In 2008, the company wrote down $29.7 billion of the $36 billion it paid for Nextel.
Merger misery
It isn't surprising that a mega-merger didn't work out. Some estimates put the portion of mergers that never realize the value they were supposed to at three-quarters. According to management consultancy McKinsey, in the period from 1990 to 1997, almost 90 percent of large mergers saw revenue slowdowns within three quarters of completing the deal. There are many reasons: Higher costs than anticipated, less synergy than touted, poor performance, distracted employees and unsettled customers.

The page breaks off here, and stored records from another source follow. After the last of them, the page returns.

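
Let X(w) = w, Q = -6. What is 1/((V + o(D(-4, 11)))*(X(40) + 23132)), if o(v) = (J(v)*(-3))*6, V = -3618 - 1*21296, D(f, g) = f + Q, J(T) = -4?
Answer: -1/575638824 ≈ -1.7372e-9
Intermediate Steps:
D(f, g) = -6 + f (D(f, g) = f - 6 = -6 + f)
V = -24914 (V = -3618 - 21296 = -24914)
o(v) = 72 (o(v) = -4*(-3)*6 = 12*6 = 72)
1/((V + o(D(-4, 11)))*(X(40) + 23132)) = 1/((-24914 + 72)*(40 + 23132)) = 1/(-24842*23172) = 1/(-575638824) = -1/575638824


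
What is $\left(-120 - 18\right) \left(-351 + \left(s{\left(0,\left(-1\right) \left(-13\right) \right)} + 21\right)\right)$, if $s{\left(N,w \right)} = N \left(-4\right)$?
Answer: $45540$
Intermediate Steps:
$s{\left(N,w \right)} = - 4 N$
$\left(-120 - 18\right) \left(-351 + \left(s{\left(0,\left(-1\right) \left(-13\right) \right)} + 21\right)\right) = \left(-120 - 18\right) \left(-351 + \left(\left(-4\right) 0 + 21\right)\right) = - 138 \left(-351 + \left(0 + 21\right)\right) = - 138 \left(-351 + 21\right) = \left(-138\right) \left(-330\right) = 45540$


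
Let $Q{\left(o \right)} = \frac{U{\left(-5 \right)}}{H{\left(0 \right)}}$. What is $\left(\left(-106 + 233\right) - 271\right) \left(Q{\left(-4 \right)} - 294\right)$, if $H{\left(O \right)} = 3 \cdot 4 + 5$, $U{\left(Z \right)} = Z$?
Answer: $\frac{720432}{17} \approx 42378.0$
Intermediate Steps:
$H{\left(O \right)} = 17$ ($H{\left(O \right)} = 12 + 5 = 17$)
$Q{\left(o \right)} = - \frac{5}{17}$
$\left(\left(-106 + 233\right) - 271\right) \left(Q{\left(-4 \right)} - 294\right) = \left(\left(-106 + 233\right) - 271\right) \left(- \frac{5}{17} - 294\right) = \left(127 - 271\right) \left(- \frac{5003}{17}\right) = \left(-144\right) \left(- \frac{5003}{17}\right) = \frac{720432}{17}$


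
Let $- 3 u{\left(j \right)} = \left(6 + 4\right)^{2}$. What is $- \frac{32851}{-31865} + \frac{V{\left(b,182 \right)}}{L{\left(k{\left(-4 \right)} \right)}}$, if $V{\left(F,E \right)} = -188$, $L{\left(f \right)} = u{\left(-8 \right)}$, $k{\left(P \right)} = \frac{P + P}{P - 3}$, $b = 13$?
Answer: $\frac{1062848}{159325} \approx 6.6709$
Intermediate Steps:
$u{\left(j \right)} = - \frac{100}{3}$ ($u{\left(j \right)} = - \frac{\left(6 + 4\right)^{2}}{3} = - \frac{10^{2}}{3} = \left(- \frac{1}{3}\right) 100 = - \frac{100}{3}$)
$k{\left(P \right)} = \frac{2 P}{-3 + P}$
$L{\left(f \right)} = - \frac{100}{3}$
$- \frac{32851}{-31865} + \frac{V{\left(b,182 \right)}}{L{\left(k{\left(-4 \right)} \right)}} = - \frac{32851}{-31865} - \frac{188}{- \frac{100}{3}} = \left(-32851\right) \left(- \frac{1}{31865}\right) - - \frac{141}{25} = \frac{32851}{31865} + \frac{141}{25} = \frac{1062848}{159325}$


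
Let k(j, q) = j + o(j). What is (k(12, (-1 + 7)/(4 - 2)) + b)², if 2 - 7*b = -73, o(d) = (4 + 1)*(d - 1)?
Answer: 295936/49 ≈ 6039.5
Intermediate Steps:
o(d) = -5 + 5*d (o(d) = 5*(-1 + d) = -5 + 5*d)
k(j, q) = -5 + 6*j (k(j, q) = j + (-5 + 5*j) = -5 + 6*j)
b = 75/7 (b = 2/7 - ⅐*(-73) = 2/7 + 73/7 = 75/7 ≈ 10.714)
(k(12, (-1 + 7)/(4 - 2)) + b)² = ((-5 + 6*12) + 75/7)² = ((-5 + 72) + 75/7)² = (67 + 75/7)² = (544/7)² = 295936/49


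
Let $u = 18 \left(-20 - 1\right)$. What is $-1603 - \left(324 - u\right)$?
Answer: $-2305$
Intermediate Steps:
$u = -378$ ($u = 18 \left(-21\right) = -378$)
$-1603 - \left(324 - u\right) = -1603 - \left(324 - -378\right) = -1603 - \left(324 + 378\right) = -1603 - 702 = -2305$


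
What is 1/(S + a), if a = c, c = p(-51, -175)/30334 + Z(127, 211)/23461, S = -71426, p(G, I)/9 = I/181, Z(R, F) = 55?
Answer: -4441777286/317258375291081 ≈ -1.4000e-5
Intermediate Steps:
p(G, I) = 9*I/181 (p(G, I) = 9*(I/181) = 9*I/181)
c = 9138755/4441777286 (c = ((9/181)*(-175))/30334 + 55/23461 = -1575/181*1/30334 + 55*(1/23461) = -1575/5490454 + 55/23461 = 9138755/4441777286 ≈ 0.0020575)
a = 9138755/4441777286 ≈ 0.0020575
1/(S + a) = 1/(-71426 + 9138755/4441777286) = 1/(-317258375291081/4441777286) = -4441777286/317258375291081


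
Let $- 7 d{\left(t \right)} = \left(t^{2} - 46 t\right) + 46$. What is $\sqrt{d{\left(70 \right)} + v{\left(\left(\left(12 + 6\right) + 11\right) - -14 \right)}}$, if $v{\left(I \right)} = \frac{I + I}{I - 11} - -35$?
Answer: $\frac{i \sqrt{163765}}{28} \approx 14.453 i$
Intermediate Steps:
$v{\left(I \right)} = 35 + \frac{2 I}{-11 + I}$ ($v{\left(I \right)} = \frac{2 I}{-11 + I} + 35 = 35 + \frac{2 I}{-11 + I}$)
$d{\left(t \right)} = - \frac{46}{7} - \frac{t^{2}}{7} + \frac{46 t}{7}$ ($d{\left(t \right)} = - \frac{\left(t^{2} - 46 t\right) + 46}{7} = - \frac{46 + t^{2} - 46 t}{7} = - \frac{46}{7} - \frac{t^{2}}{7} + \frac{46 t}{7}$)
$\sqrt{d{\left(70 \right)} + v{\left(\left(\left(12 + 6\right) + 11\right) - -14 \right)}} = \sqrt{\left(- \frac{46}{7} - \frac{70^{2}}{7} + \frac{46}{7} \cdot 70\right) + \frac{-385 + 37 \left(\left(\left(12 + 6\right) + 11\right) - -14\right)}{-11 + \left(\left(\left(12 + 6\right) + 11\right) - -14\right)}} = \sqrt{\left(- \frac{46}{7} - 700 + 460\right) + \frac{-385 + 37 \left(\left(18 + 11\right) + 14\right)}{-11 + \left(\left(18 + 11\right) + 14\right)}} = \sqrt{\left(- \frac{46}{7} - 700 + 460\right) + \frac{-385 + 37 \left(29 + 14\right)}{-11 + \left(29 + 14\right)}} = \sqrt{- \frac{1726}{7} + \frac{-385 + 37 \cdot 43}{-11 + 43}} = \sqrt{- \frac{1726}{7} + \frac{-385 + 1591}{32}} = \sqrt{- \frac{1726}{7} + \frac{1}{32} \cdot 1206} = \sqrt{- \frac{1726}{7} + \frac{603}{16}} = \sqrt{- \frac{23395}{112}} = \frac{i \sqrt{163765}}{28}$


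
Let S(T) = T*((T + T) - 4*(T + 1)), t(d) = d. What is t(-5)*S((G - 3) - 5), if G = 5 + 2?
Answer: -10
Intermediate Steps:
G = 7
S(T) = T*(-4 - 2*T) (S(T) = T*(2*T - 4*(1 + T)) = T*(2*T + (-4 - 4*T)) = T*(-4 - 2*T))
t(-5)*S((G - 3) - 5) = -(-10)*((7 - 3) - 5)*(2 + ((7 - 3) - 5)) = -(-10)*(4 - 5)*(2 + (4 - 5)) = -(-10)*(-1)*(2 - 1) = -(-10)*(-1) = -5*2 = -10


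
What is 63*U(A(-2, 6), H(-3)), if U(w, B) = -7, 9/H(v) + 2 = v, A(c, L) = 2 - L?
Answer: -441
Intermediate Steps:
H(v) = 9/(-2 + v)
63*U(A(-2, 6), H(-3)) = 63*(-7) = -441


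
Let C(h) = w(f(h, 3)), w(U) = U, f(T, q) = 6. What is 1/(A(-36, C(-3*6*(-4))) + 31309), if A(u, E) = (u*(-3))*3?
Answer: 1/31633 ≈ 3.1613e-5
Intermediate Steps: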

Executives often pursue mergers for personal reasons. Ego can drive the desire to run a bigger operations and there may be financial incentives, including the increased amount of compensation a chief executive might argue for because of the newly swollen organizational size.
That doesn't seem to be quite the situation for the Clearwire acquisition. The purchase would give Sprint complete control over Clearwire's high-speed spectrum. More spectrum translates into faster performance for consumers and the ability to support more customers. And a $2.2 billion price tag might not seem too high, particularly when underwritten by the recent cash infusion from Japan's SoftBank.
Technical incompatibilitiesJust one problem. Clearwire uses a technology called time division duplex, or TDD, to run its LTE network. Sprint uses frequency division, or FD. These two technologies are incompatible. The only way to make them work together is to get handsets with chips that can handle both approaches. In other words, there will be no intrinsic integration of these two systems, and only customers who get handsets at some point in the future that support both will be able to move between them.
Now for another echo of the past. One of the big problems of integrating Sprint and Nextel was -- yes, you guessed it -- was incompatible technologies that made the "synergies ... that we had hoped for and planned for" a no show. Maybe things will be different this time, but it sure sounds like a repeat performance at the onset.